Вопрос задан для приличия, по облику Валентинова без того ясно, что к чему. Но он хватается за возможность излить душу.
— Володя, милый, говорить больно! Я же был умный человек, три языка знал, хотел кем-то стать… Володя, я теперь подонок. Связался с блатными. Я у них грязь, тряпка для ног… Да, старик, я подонок. Уличный торговец, работаю за дозу для себя. Продал десять, одиннадцатая моя. Чтоб отключиться. Володя, я раб у них, раб! Встаю в полчетвертого. Три будильника. Тося ушла. Черт с ней… Видеть себя не могу, зеркало завесил. А ведь я моложе тебя!.. Володя, пойми, я в четыре утра должен все расфасовать и, пока нет людей, растыкать по норкам. При себе держать нельзя. Какое время было, когда ты сам делал! Ты мне лучший друг, Володя! Я тебе по гроб благодарен!..
Последние фразы слышат подошедшие парни — высокий и коротышка, — грабившие пенсионера. Дергают Валентинова за рукав:
— Отец, ларек работает?
— Давайте, давайте.
У парней в руках большой потертый кошелек. Вместе с деньгами в нем лежат стариковские очки в металлической оправе. Их парни выбрасывают, Валентинову отдают требуемую сумму.
— Под урной и за той водосточной трубой, — сообщает он, где взять пакетики с наркотиком.
— Видал? — говорит Ардабьеву. — С чужими кошельками приходят. При себе товар держать нельзя, эти ограбят. А то милиция застукает. Надо прятать. Рассую, рассую, потом вздремну — и опять сюда дежурить. Продал — бежишь отдать деньги… С вечера забалдеешь, чтоб забыться, в полчетвертого три будильника… Тося ушла… Весь день на ногах, как бездомная собака… А способности были, три языка… — Валентинов приостанавливается: его осеняет: — Володя, ты один можешь спасти! Пяток солидных людей подберу, сам буду разносить. Себе да им — раз плюнуть. Как заживем!
Ардабьев отшатывается:
— Я это дело отрезал. Все!
— Ну?! Я просто… преклоняюсь! — Валентинов рад за друга, но со своего плана не сбит. — Ты молодец! Ты, только мне помоги, а? А то околеваю!
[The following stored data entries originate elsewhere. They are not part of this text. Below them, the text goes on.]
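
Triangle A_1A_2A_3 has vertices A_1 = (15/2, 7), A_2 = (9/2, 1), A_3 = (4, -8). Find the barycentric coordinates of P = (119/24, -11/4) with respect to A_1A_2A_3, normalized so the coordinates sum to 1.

Signed area of the reference triangle: [A_1A_2A_3] = ½·((15/2)·(1−(-8)) + (9/2)·(-8−7) + 4·(7−1)) = ½·(135/2 − 135/2 + 24) = 12.
[PA_2A_3] = ½·((119/24)·(1−(-8)) + (9/2)·(-8−(-11/4)) + 4·(-11/4−1)) = ½·(357/8 − 189/8 − 15) = 3, so the A_1-coordinate is 3/12 = 1/4.
[A_1PA_3] = ½·((15/2)·(-11/4−(-8)) + (119/24)·(-8−7) + 4·(7−(-11/4))) = ½·(315/8 − 595/8 + 39) = 2, so the A_2-coordinate is 1/6.
[A_1A_2P] = ½·((15/2)·(1−(-11/4)) + (9/2)·(-11/4−7) + (119/24)·(7−1)) = ½·(225/8 − 351/8 + 119/4) = 7, so the A_3-coordinate is 7/12.
Check: 1/4 + 1/6 + 7/12 = 1.

(1/4, 1/6, 7/12)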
Ардабьев вырывает свой рукав из пальцев Валентинова и уходит.
Тот смотрит ему вслед и потом жестом словно стирает с лица надежду.
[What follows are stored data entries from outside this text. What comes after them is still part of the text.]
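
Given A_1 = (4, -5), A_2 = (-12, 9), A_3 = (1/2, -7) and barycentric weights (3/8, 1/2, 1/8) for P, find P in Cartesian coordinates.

(-71/16, 7/4)

P = (3/8)·A_1 + (1/2)·A_2 + (1/8)·A_3.
x-coordinate: (3/8)·4 + (1/2)·(-12) + (1/8)·(1/2) = -71/16.
y-coordinate: (3/8)·(-5) + (1/2)·9 + (1/8)·(-7) = 7/4.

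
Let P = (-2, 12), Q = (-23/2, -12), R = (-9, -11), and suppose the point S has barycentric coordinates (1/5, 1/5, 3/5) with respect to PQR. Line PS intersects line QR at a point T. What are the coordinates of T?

Line PS meets QR where the P-coordinate vanishes; zeroing S's P-weight and renormalizing leaves Q, R-weights 1/5 : 3/5 → (1/4, 3/4).
So T = (1/4)·Q + (3/4)·R = (-77/8, -45/4).

(-77/8, -45/4)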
Парни, зарядившись и повеселев, возвращаются к Валентинову.
— Отец, — говорит коротышка. — Не боишься, что кто-нибудь выследит, куда прячешь?
— Какое умное дерьмо! — глумится в ответ Валентинов. — Против умников средство есть: на десять захоронок две с крысиным ядом. Один я знаю, где что. Валяй выслеживай, нарвешься. Страшная смерть. Боли адские и судороги!
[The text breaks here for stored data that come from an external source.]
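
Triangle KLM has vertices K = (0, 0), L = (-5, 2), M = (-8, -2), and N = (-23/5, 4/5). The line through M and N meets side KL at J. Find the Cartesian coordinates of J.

Barycentric coordinates of N with respect to KLM: (1/5, 3/5, 1/5).
On side KL the M-coordinate is zero; dropping N's M-weight 1/5 and renormalizing the remaining 1/5 : 3/5 gives weights 1/4, 3/4 on K, L.
J = (1/4)·(0, 0) + (3/4)·(-5, 2) = (-15/4, 3/2).

(-15/4, 3/2)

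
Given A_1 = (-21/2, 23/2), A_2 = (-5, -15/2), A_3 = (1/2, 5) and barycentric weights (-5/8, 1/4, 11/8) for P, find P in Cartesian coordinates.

(6, -35/16)

P = (-5/8)·A_1 + (1/4)·A_2 + (11/8)·A_3.
x-coordinate: (-5/8)·(-21/2) + (1/4)·(-5) + (11/8)·(1/2) = 6.
y-coordinate: (-5/8)·(23/2) + (1/4)·(-15/2) + (11/8)·5 = -35/16.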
Валентинов изображает мучительные конвульсии.
Туча-тучей приходит Ардабьев домой, молча ложится на диван.
Из кухни на стук двери появляется Вероника. Ардабьев не открывает глаз и не шевелится, хотя слышит ее шаги. Вероника присаживается у него в ногах, испытующе смотрит на мужа. Наконец он разлепляет губы.
— Кажется, я никогда не найду работу…
— Пока это нормально — в твоем случае. Ну-ка вставай! Скажи «Добрый вечер», сними ботинки, мой руки и ужинать!
Ардабьев поднимается, но заразиться бодростью жены ему не удается. «Добрый вечер» звучит грустно, а в передней он переобувается понуро.
— Володя, чем сегодня хуже, чем вчера?
— Валентинова встретил. Помнишь Димку?
Она помнит:
— Который с гитарой. И что?
— Торгует наркотиками… — Жена изменяется в лице, и он добавляет торопливо: — Нет-нет, случайно встретились! На него страшно смотреть.
— Ты испугался, что можешь снова?..
— Лучше покончу с собой!
— Да, — соглашается она медленно. — Тогда это будет лучше.
Телетайп печатает:
«Отдел по борьбе с наркотиками Управления уголовного розыска Казахстана ориентирует ГУВД Москвы о предполагаемом привозе партии анаши и гашиша гражданином Есимгалиевым — он же Умаров, он же Иванов — 18-20-го сего месяца. По имеющимся данным, он намерен воспользоваться прежними каналами сбыта».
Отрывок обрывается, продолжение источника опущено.